Applegate has several criticisms of Behe and his methods. I don’t care to get into whether or not they are legitimate on this post. What I want to focus on, however, is that the idea that evolution was guided by a mind appears to now be a shared idea of both Biologos and the Intelligent Design Movement. The difference, for what its worth, appears in her next statement:
But whether or not the methods of science could ever rigorously detect teleology—mindful purpose—by studying the physical world is hotly debated. Most working scientists I know do not believe science is equipped for such a task.
What Applegate is saying is that, yes, many scientists think that evolution was guided by a mind, but, no, science is not up to this task.
Whether or not you agree with the current stream of thought from Behe, Dembski, Marks, or many others in this field, it is good to keep in mind what is being done – expanding the purview of science. If you think that the current methods of science aren’t up to the task of detecting the guidance of a mind, why stand in the way of those who think that it might be detected? Friendly criticism is always welcome, but why throw stones? Why not, instead, take the time to ask the necessary questions, probe the limits of what is possible, and develop new methodologies? This seems to be a much more constructive approach than simply tossing stones from the sidelines.

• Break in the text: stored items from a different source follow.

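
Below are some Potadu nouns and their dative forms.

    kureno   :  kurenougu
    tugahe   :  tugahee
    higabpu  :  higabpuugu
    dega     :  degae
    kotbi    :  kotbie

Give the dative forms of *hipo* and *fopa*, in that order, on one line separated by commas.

The suffix is conditioned by the last vowel: -ugu when the last vowel of the stem is a rounded vowel (*kureno*, *higabpu*); -e when the last vowel of the stem is an unrounded vowel (*tugahe*, *dega*, *kotbi*).
The last vowel of *hipo* is /o/, which is a rounded vowel, so the suffix is -ugu, giving *hipougu*.
*fopa*: last vowel = /a/, an unrounded vowel → -e → *fopae*.

hipougu, fopae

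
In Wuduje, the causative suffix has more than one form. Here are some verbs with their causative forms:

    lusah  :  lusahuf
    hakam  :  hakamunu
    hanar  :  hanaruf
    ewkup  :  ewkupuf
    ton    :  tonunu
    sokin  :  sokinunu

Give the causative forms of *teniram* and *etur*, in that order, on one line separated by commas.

The pattern is nasality of the final consonant: -unu when the stem ends in a nasal (*hakam*, *ton*, *sokin*); -uf when the stem ends in a non-nasal consonant (*lusah*, *hanar*, *ewkup*).
*teniram* — final consonant /m/ (a nasal) → -unu → *teniramunu*.
Since the final consonant of *etur* is /r/ (non-nasal), it takes -uf, giving *eturuf*.

teniramunu, eturuf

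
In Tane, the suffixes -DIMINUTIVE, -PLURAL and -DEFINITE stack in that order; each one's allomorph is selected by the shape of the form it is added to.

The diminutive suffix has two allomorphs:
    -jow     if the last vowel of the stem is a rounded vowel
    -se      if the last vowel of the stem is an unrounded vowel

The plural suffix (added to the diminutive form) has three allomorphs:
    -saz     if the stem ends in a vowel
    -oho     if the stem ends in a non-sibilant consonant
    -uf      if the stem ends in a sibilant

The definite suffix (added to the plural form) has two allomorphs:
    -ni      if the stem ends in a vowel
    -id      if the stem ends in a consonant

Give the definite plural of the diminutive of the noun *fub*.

fubjowohoni

Since the last vowel of *fub* is /u/ (a rounded vowel), it takes -jow, giving *fubjow*.
Since the final sound of the diminutive form *fubjow* is /w/ (a non-sibilant consonant), it takes -oho, giving *fubjowoho*.
The plural form *fubjowoho*: final sound = /o/, a vowel → -ni → *fubjowohoni*.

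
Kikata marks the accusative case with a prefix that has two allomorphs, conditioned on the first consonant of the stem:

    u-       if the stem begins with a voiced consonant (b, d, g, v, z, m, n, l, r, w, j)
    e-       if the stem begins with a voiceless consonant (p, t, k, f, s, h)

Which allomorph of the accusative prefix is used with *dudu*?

u-

*dudu* — first consonant /d/ (voiced) → u-.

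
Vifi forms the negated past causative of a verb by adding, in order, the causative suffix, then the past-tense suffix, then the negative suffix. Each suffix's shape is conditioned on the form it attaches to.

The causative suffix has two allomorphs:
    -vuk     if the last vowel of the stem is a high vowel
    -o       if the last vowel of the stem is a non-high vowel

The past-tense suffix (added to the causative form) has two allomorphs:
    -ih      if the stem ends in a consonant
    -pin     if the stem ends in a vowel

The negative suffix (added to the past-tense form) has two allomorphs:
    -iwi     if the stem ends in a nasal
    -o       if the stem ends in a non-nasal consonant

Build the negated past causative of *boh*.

*boh*: last vowel = /o/, a non-high vowel → -o → *boho*.
The causative form *boho*: final sound = /o/, a vowel → -pin → *bohopin*.
The past-tense form *bohopin*: final consonant = /n/, a nasal → -iwi → *bohopiniwi*.

bohopiniwi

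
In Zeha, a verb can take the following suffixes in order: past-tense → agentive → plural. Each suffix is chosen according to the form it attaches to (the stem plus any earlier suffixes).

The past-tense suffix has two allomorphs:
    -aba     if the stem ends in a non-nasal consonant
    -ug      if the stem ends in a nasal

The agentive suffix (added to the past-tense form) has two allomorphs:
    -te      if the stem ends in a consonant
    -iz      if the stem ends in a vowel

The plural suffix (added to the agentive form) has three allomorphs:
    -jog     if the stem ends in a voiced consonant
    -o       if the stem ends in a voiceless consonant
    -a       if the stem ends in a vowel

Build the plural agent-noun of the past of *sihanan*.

Since the final consonant of *sihanan* is /n/ (a nasal), it takes -ug, giving *sihananug*.
The past-tense form *sihananug*: final sound = /g/, a consonant → -te → *sihananugte*.
Since the final sound of the agentive form *sihananugte* is /e/ (a vowel), it takes -a, giving *sihananugtea*.

sihananugtea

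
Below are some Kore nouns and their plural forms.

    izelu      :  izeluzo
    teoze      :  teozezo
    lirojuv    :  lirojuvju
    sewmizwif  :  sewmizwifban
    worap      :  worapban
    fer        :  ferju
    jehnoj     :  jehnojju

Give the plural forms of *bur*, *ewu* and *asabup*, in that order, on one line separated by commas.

burju, ewuzo, asabupban

Looking at the final sound of each stem: -ban when the stem ends in a voiceless consonant (*sewmizwif*, *worap*); -ju when the stem ends in a voiced consonant (*lirojuv*, *fer*, *jehnoj*); -zo when the stem ends in a vowel (*izelu*, *teoze*).
*bur* — final sound /r/ (a voiced consonant) → -ju → *burju*.
Since the final sound of *ewu* is /u/ (a vowel), it takes -zo, giving *ewuzo*.
*asabup*: final sound = /p/, a voiceless consonant → -ban → *asabupban*.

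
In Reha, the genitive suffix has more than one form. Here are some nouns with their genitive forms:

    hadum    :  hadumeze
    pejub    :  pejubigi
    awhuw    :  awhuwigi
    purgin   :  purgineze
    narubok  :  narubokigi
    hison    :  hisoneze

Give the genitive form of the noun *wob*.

wobigi

The pattern is nasality of the final consonant: -eze when the stem ends in a nasal (*hadum*, *purgin*, *hison*); -igi when the stem ends in a non-nasal consonant (*pejub*, *awhuw*, *narubok*).
*wob*: final consonant = /b/, non-nasal → -igi → *wobigi*.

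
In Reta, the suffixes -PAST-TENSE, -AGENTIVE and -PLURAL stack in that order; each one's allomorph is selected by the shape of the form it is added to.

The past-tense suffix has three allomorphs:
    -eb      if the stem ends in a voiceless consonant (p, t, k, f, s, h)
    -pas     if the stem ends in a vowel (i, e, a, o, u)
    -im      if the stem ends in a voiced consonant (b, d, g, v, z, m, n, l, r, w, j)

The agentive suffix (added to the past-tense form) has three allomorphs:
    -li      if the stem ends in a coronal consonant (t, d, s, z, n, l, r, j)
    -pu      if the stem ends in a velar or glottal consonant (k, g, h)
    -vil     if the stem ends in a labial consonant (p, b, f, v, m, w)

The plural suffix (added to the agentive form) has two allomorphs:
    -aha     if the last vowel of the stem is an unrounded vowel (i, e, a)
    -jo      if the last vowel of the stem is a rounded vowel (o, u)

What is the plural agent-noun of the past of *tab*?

*tab* — final sound /b/ (a voiced consonant) → -im → *tabim*.
The past-tense form *tabim* — final consonant /m/ (labial) → -vil → *tabimvil*.
Since the last vowel of the agentive form *tabimvil* is /i/ (an unrounded vowel), it takes -aha, giving *tabimvilaha*.

tabimvilaha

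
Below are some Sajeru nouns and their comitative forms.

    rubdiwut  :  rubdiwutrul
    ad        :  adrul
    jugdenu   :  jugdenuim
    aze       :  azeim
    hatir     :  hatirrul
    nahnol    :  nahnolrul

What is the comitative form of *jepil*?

jepilrul

The alternation tracks the final sound of the stem — -rul when the stem ends in a consonant (*rubdiwut*, *ad*, *hatir*, *nahnol*); -im when the stem ends in a vowel (*jugdenu*, *aze*).
*jepil*: final sound = /l/, a consonant → -rul → *jepilrul*.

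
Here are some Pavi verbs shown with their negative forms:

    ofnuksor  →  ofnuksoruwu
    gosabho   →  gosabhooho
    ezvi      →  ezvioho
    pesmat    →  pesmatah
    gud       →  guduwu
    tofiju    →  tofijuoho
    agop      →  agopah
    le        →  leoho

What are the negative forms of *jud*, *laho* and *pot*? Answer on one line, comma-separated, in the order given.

The suffix is conditioned by the final sound: -ah when the stem ends in a voiceless consonant (*pesmat*, *agop*); -uwu when the stem ends in a voiced consonant (*ofnuksor*, *gud*); -oho when the stem ends in a vowel (*gosabho*, *ezvi*, *tofiju*, *le*).
*jud*: final sound = /d/, a voiced consonant → -uwu → *juduwu*.
*laho* — final sound /o/ (a vowel) → -oho → *lahooho*.
The final sound of *pot* is /t/, which is a voiceless consonant, so the suffix is -ah, giving *potah*.

juduwu, lahooho, potah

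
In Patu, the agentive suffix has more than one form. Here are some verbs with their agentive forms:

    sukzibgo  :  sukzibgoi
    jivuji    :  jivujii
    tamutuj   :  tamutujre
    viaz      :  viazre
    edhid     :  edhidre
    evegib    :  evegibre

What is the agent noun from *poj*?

The suffix is conditioned by the final sound: -re when the stem ends in a consonant (*tamutuj*, *viaz*, *edhid*, *evegib*); -i when the stem ends in a vowel (*sukzibgo*, *jivuji*).
*poj*: final sound = /j/, a consonant → -re → *pojre*.

pojre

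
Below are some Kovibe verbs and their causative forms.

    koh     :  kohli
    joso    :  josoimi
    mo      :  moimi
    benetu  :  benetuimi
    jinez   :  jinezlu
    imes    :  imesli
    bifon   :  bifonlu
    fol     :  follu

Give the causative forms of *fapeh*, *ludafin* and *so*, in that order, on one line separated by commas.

Looking at the final sound of each stem: -li when the stem ends in a voiceless consonant (*koh*, *imes*); -lu when the stem ends in a voiced consonant (*jinez*, *bifon*, *fol*); -imi when the stem ends in a vowel (*joso*, *mo*, *benetu*).
Since the final sound of *fapeh* is /h/ (a voiceless consonant), it takes -li, giving *fapehli*.
Since the final sound of *ludafin* is /n/ (a voiced consonant), it takes -lu, giving *ludafinlu*.
*so* — final sound /o/ (a vowel) → -imi → *soimi*.

fapehli, ludafinlu, soimi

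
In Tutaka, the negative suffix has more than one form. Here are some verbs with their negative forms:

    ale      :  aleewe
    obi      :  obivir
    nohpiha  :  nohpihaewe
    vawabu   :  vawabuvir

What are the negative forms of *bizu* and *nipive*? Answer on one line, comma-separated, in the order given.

Looking at the last vowel of each stem: -vir when the last vowel of the stem is a high vowel (*obi*, *vawabu*); -ewe when the last vowel of the stem is a non-high vowel (*ale*, *nohpiha*).
*bizu*: last vowel = /u/, a high vowel → -vir → *bizuvir*.
Since the last vowel of *nipive* is /e/ (a non-high vowel), it takes -ewe, giving *nipiveewe*.

bizuvir, nipiveewe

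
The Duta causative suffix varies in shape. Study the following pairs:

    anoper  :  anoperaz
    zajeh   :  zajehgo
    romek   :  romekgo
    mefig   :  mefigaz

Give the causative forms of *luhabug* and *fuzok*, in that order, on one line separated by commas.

The pattern is voicing of the final consonant: -go when the stem ends in a voiceless consonant (*zajeh*, *romek*); -az when the stem ends in a voiced consonant (*anoper*, *mefig*).
Since the final consonant of *luhabug* is /g/ (voiced), it takes -az, giving *luhabugaz*.
*fuzok*: final consonant = /k/, voiceless → -go → *fuzokgo*.

luhabugaz, fuzokgo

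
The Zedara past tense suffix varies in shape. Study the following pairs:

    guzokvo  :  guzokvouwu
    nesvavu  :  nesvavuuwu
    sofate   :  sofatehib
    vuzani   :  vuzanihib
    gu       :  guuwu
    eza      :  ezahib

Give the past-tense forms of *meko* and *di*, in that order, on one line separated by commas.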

Since Biologos is on record saying that it is okay for a scientist to think that a mind guided evolution, why not also allow that scientist to investigate that thought? Certainly, the first steps in such an investigation will be rocky – many false paths will be trodden, and many wrong turns taken – but if it is true that it is guided by a mind, isn’t this a worthy subject for a scientist to pursue?
Since Biologos no longer has any philosophical disagreement with Intelligent Design (only a practical one), why don’t we then join together to see what is possible? Why don’t we join together to see if we can correct our errant methodologies and come up with better, more reliable ones? This seems like a worthy goal to pursue together, doesn’t it? What could be better than learning more about the teleological forces behind evolution?
Let’s work with each other, not against each other. If we do, we shall learn wonderful things together.